La mesa ya estaba servida. Mi estómago se petrificaba. Era de noche por lo que me lo encontraría a él, el imprevisible, el impulsivo, al que sólo le bastaba un cruce de miradas para encontrar la perfecta excusa para su violencia.
Me pregunto por qué necesitaba inventarse una excusa en vez de usar su violencia sin mas. Probablemente le gustaría esa tensión que provocaba, esa pequeña tortura de ansiedad ante lo inevitable. Esa angustia de saber a quién le tocaría.
Miro mi plato, no muevo los ojos de mi plato e intento llevar con el tenedor un poco de comida a mi boca. La mastico mucho tiempo puesto que mi estómago está petrificado por el terror, no consigo tragar nada.
El silencio se hace mas intenso. Por el rabillo del ojo veo a los demás en la misma posición, pero de alguna manera consiguen comer mas rápido que yo. A mi no me entra bocado. Los demás terminan su cena y se apresuran para irse. Yo quiero irme pero mi plato aún está lleno. No debería estar lleno! Estoy llamando mucho la atención. Tierra trágame por favor. Pero ni la tierra me quiere tragar, ni mi estómago puede recibir la comida que intento desesperadamente ingerir.
Siento su mirada clavada en mi, amenazante. Ya es tarde para mí. Decidió que hoy sería su presa. No tuve mas remedio que mirarle. Sus ojos expresaban esa satisfacción de quien está a punto de cazar a su presa, de liberar su furia sádica.
Y lo siguiente que pasó, es una de las muchas historias que mi débil y dependiente infancia no pudo evitar.

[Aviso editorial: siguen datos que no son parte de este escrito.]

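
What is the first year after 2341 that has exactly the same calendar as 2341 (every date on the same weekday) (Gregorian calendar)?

Two years share a calendar iff Jan 1 falls on the same weekday and both are leap or both are common. 2341: Jan 1 is Wednesday, common year.
2342: Jan 1 Thursday, common
2343: Jan 1 Friday, common
2344: Jan 1 Saturday, leap
2345: Jan 1 Monday, common
2346: Jan 1 Tuesday, common
2347: Jan 1 Wednesday, common
2347 matches on both conditions.

2347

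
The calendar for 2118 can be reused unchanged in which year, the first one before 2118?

Two years share a calendar iff Jan 1 falls on the same weekday and both are leap or both are common. 2118: Jan 1 is Saturday, common year.
2117: Jan 1 Friday, common
2116: Jan 1 Wednesday, leap
2115: Jan 1 Tuesday, common
2114: Jan 1 Monday, common
2113: Jan 1 Sunday, common
2112: Jan 1 Friday, leap
2111: Jan 1 Thursday, common
2110: Jan 1 Wednesday, common
2109: Jan 1 Tuesday, common
2108: Jan 1 Sunday, leap
2107: Jan 1 Saturday, common
2107 matches on both conditions.

2107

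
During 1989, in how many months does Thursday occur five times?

A month of length L has five Thursdays iff its first Thursday is on day ≤ L−28 (so day 1–3 in a 31-day month, 1–2 in a 30-day month, day 1 in a leap February).
Checking each month of 1989: Jan starts Sun (31d); Feb starts Wed (28d); Mar starts Wed (31d) ✓; Apr starts Sat (30d); May starts Mon (31d); Jun starts Thu (30d) ✓; Jul starts Sat (31d); Aug starts Tue (31d) ✓; Sep starts Fri (30d); Oct starts Sun (31d); Nov starts Wed (30d) ✓; Dec starts Fri (31d).
Five-Thursday months: March, June, August, November → 4.

4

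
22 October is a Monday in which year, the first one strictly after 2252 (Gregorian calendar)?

2255

From one year to the next, a fixed date's weekday advances by 1, or by 2 when a Feb 29 lies between the two dates.
2252: October 22 is Friday.
2253: Saturday (+1)
2254: Sunday (+1)
2255: Monday (+1)
22 October falls on a Monday in 2255.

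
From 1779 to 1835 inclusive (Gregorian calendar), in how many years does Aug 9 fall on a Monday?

8

Track Aug 9's weekday year by year (advancing +1, or +2 across a Feb 29):
  1779: Mon ✓  1780: Wed (+2)  1781: Thu (+1)  1782: Fri (+1)  1783: Sat (+1)
  1784: Mon (+2) ✓  1785: Tue (+1)  1786: Wed (+1)  1787: Thu (+1)  1788: Sat (+2)
  1789: Sun (+1)  1790: Mon (+1) ✓  1791: Tue (+1)  1792: Thu (+2)  … (29 more years) …
  1822: Fri (+1)  1823: Sat (+1)  1824: Mon (+2) ✓  1825: Tue (+1)  1826: Wed (+1)
  1827: Thu (+1)  1828: Sat (+2)  1829: Sun (+1)  1830: Mon (+1) ✓  1831: Tue (+1)
  1832: Thu (+2)  1833: Fri (+1)  1834: Sat (+1)  1835: Sun (+1)
Monday years: 1779, 1784, 1790, 1802, 1813, 1819, 1824, 1830 — 8 in total.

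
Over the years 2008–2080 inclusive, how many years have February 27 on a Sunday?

10

Track February 27's weekday year by year (advancing +1, or +2 across a Feb 29):
  2008: Wed  2009: Fri (+2)  2010: Sat (+1)  2011: Sun (+1) ✓  2012: Mon (+1)
  2013: Wed (+2)  2014: Thu (+1)  2015: Fri (+1)  2016: Sat (+1)  2017: Mon (+2)
  2018: Tue (+1)  2019: Wed (+1)  2020: Thu (+1)  2021: Sat (+2)  … (45 more years) …
  2067: Sun (+1) ✓  2068: Mon (+1)  2069: Wed (+2)  2070: Thu (+1)  2071: Fri (+1)
  2072: Sat (+1)  2073: Mon (+2)  2074: Tue (+1)  2075: Wed (+1)  2076: Thu (+1)
  2077: Sat (+2)  2078: Sun (+1) ✓  2079: Mon (+1)  2080: Tue (+1)
Sunday years: 2011, 2022, 2028, 2033, 2039, 2050, 2056, 2061, 2067, 2078 — 10 in total.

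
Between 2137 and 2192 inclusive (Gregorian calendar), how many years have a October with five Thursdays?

24

October has 31 days; it has five Thursdays when Thursday falls among the first (month-length − 28) days — i.e. when October 1 is one of Thursday/Wednesday/Tuesday.
October 1 by year: 2137:Tue✓ 2138:Wed✓ 2139:Thu✓ 2140:Sat 2141:Sun 2142:Mon 2143:Tue✓ 2144:Thu✓ 2145:Fri 2146:Sat 2147:Sun 2148:Tue✓ 2149:Wed✓ 2150:Thu✓ 2151:Fri …(26 more)… 2178:Thu✓ 2179:Fri 2180:Sun 2181:Mon 2182:Tue✓ 2183:Wed✓ 2184:Fri 2185:Sat 2186:Sun 2187:Mon 2188:Wed✓ 2189:Thu✓ 2190:Fri 2191:Sat 2192:Mon
Years with five Thursdays: 2137, 2138, 2139, 2143, 2144, 2148, 2149, 2150, 2154, 2155, 2160, 2161, 2165, 2166, 2167, 2171, 2172, 2176, 2177, 2178, 2182, 2183, 2188, 2189 → 24.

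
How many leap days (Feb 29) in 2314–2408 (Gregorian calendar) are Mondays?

Leap years in 2314–2408: 24 of them.
Feb 29 weekday advances by 5 (mod 7) from one leap year to the next four years later (or differs when a century non-leap intervenes).
Leap-day weekdays: 2316:Tue 2320:Sun 2324:Fri 2328:Wed 2332:Mon✓ 2336:Sat 2340:Thu 2344:Tue 2348:Sun 2352:Fri 2356:Wed 2360:Mon✓ 2364:Sat 2368:Thu 2372:Tue 2376:Sun 2380:Fri 2384:Wed 2388:Mon✓ 2392:Sat 2396:Thu 2400:Tue 2404:Sun 2408:Fri
Monday: 2332, 2360, 2388 → 3.

3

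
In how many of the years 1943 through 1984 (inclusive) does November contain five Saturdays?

11

November has 30 days; it has five Saturdays when Saturday falls among the first (month-length − 28) days — i.e. when November 1 is one of Saturday/Friday.
November 1 by year: 1943:Mon 1944:Wed 1945:Thu 1946:Fri✓ 1947:Sat✓ 1948:Mon 1949:Tue 1950:Wed 1951:Thu 1952:Sat✓ 1953:Sun 1954:Mon 1955:Tue 1956:Thu 1957:Fri✓ …(12 more)… 1970:Sun 1971:Mon 1972:Wed 1973:Thu 1974:Fri✓ 1975:Sat✓ 1976:Mon 1977:Tue 1978:Wed 1979:Thu 1980:Sat✓ 1981:Sun 1982:Mon 1983:Tue 1984:Thu
Years with five Saturdays: 1946, 1947, 1952, 1957, 1958, 1963, 1968, 1969, 1974, 1975, 1980 → 11.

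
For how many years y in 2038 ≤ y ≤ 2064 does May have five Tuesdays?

May has 31 days; it has five Tuesdays when Tuesday falls among the first (month-length − 28) days — i.e. when May 1 is one of Tuesday/Monday/Sunday.
May 1 by year: 2038:Sat 2039:Sun✓ 2040:Tue✓ 2041:Wed 2042:Thu 2043:Fri 2044:Sun✓ 2045:Mon✓ 2046:Tue✓ 2047:Wed 2048:Fri 2049:Sat 2050:Sun✓ 2051:Mon✓ 2052:Wed 2053:Thu 2054:Fri 2055:Sat 2056:Mon✓ 2057:Tue✓ 2058:Wed 2059:Thu 2060:Sat 2061:Sun✓ 2062:Mon✓ 2063:Tue✓ 2064:Thu
Years with five Tuesdays: 2039, 2040, 2044, 2045, 2046, 2050, 2051, 2056, 2057, 2061, 2062, 2063 → 12.

12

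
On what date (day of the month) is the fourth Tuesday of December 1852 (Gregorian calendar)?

28

December 1, 1852 is a Wednesday, so the first Tuesday is the 7th.
The fourth Tuesday is 7 + 21 = 28.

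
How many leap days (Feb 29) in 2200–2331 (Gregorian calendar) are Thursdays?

4

Leap years in 2200–2331: 31 of them.
Feb 29 weekday advances by 5 (mod 7) from one leap year to the next four years later (or differs when a century non-leap intervenes).
Leap-day weekdays: 2204:Wed 2208:Mon 2212:Sat 2216:Thu✓ 2220:Tue 2224:Sun 2228:Fri 2232:Wed 2236:Mon 2240:Sat 2244:Thu✓ 2248:Tue 2252:Sun …(5 more)… 2276:Tue 2280:Sun 2284:Fri 2288:Wed 2292:Mon 2296:Sat 2304:Mon 2308:Sat 2312:Thu✓ 2316:Tue 2320:Sun 2324:Fri 2328:Wed
Thursday: 2216, 2244, 2272, 2312 → 4.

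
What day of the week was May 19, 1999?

January 1, 1999 is a Friday.
May 19 is day 139 of the year, i.e. 138 days after Jan 1.
138 mod 7 = 5, so advance 5 weekdays from Friday: Wednesday.

Wednesday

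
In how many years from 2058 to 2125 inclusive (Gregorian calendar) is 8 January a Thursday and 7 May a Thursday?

8

Check each year's weekday for 8 January and 7 May:
  2058: Tue/Tue  2059: Wed/Wed  2060: Thu/Fri  2061: Sat/Sat  2062: Sun/Sun  2063: Mon/Mon  2064: Tue/Wed  2065: Thu/Thu ✓  2066: Fri/Fri  2067: Sat/Sat  2068: Sun/Mon  2069: Tue/Tue  2070: Wed/Wed  2071: Thu/Thu ✓  …(40 more)…  2112: Fri/Sat  2113: Sun/Sun  2114: Mon/Mon  2115: Tue/Tue  2116: Wed/Thu  2117: Fri/Fri  2118: Sat/Sat  2119: Sun/Sun  2120: Mon/Tue  2121: Wed/Wed  2122: Thu/Thu ✓  2123: Fri/Fri  2124: Sat/Sun  2125: Mon/Mon
Both conditions hold in: 2065, 2071, 2082, 2093, 2099, 2105, 2111, 2122 — 8.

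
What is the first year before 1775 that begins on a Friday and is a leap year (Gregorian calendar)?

Jan 1 advances by 2 weekdays after a leap year and by 1 after a common year.
1775: Jan 1 is Sunday.
1774: Saturday
1773: Friday
1772: Wednesday (leap)
1771: Tuesday
1770: Monday
1769: Sunday
1768: Friday (leap)
1768 begins on a Friday and is a leap year.

1768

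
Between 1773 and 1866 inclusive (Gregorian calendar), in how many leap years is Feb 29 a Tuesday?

Leap years in 1773–1866: 22 of them.
Feb 29 weekday advances by 5 (mod 7) from one leap year to the next four years later (or differs when a century non-leap intervenes).
Leap-day weekdays: 1776:Thu 1780:Tue✓ 1784:Sun 1788:Fri 1792:Wed 1796:Mon 1804:Wed 1808:Mon 1812:Sat 1816:Thu 1820:Tue✓ 1824:Sun 1828:Fri 1832:Wed 1836:Mon 1840:Sat 1844:Thu 1848:Tue✓ 1852:Sun 1856:Fri 1860:Wed 1864:Mon
Tuesday: 1780, 1820, 1848 → 3.

3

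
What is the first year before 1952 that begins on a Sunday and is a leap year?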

Él dejó muy claro que no tendría forma alguna de defenderme. Quién le creería a una pequeña niña tímida y solitaria? Quién me defendería de quien se supone debía defenderme? Al final encontré consuelo en la única persona del mundo que me quería y que estaría conmigo siempre, y que siempre me sería fiel: encontré consuelo en mi misma.
Y un día, la infancia ya no me encadenó a mi cazador: pude salir de ese infierno sin que nadie me obligase a volver.

Y no volví.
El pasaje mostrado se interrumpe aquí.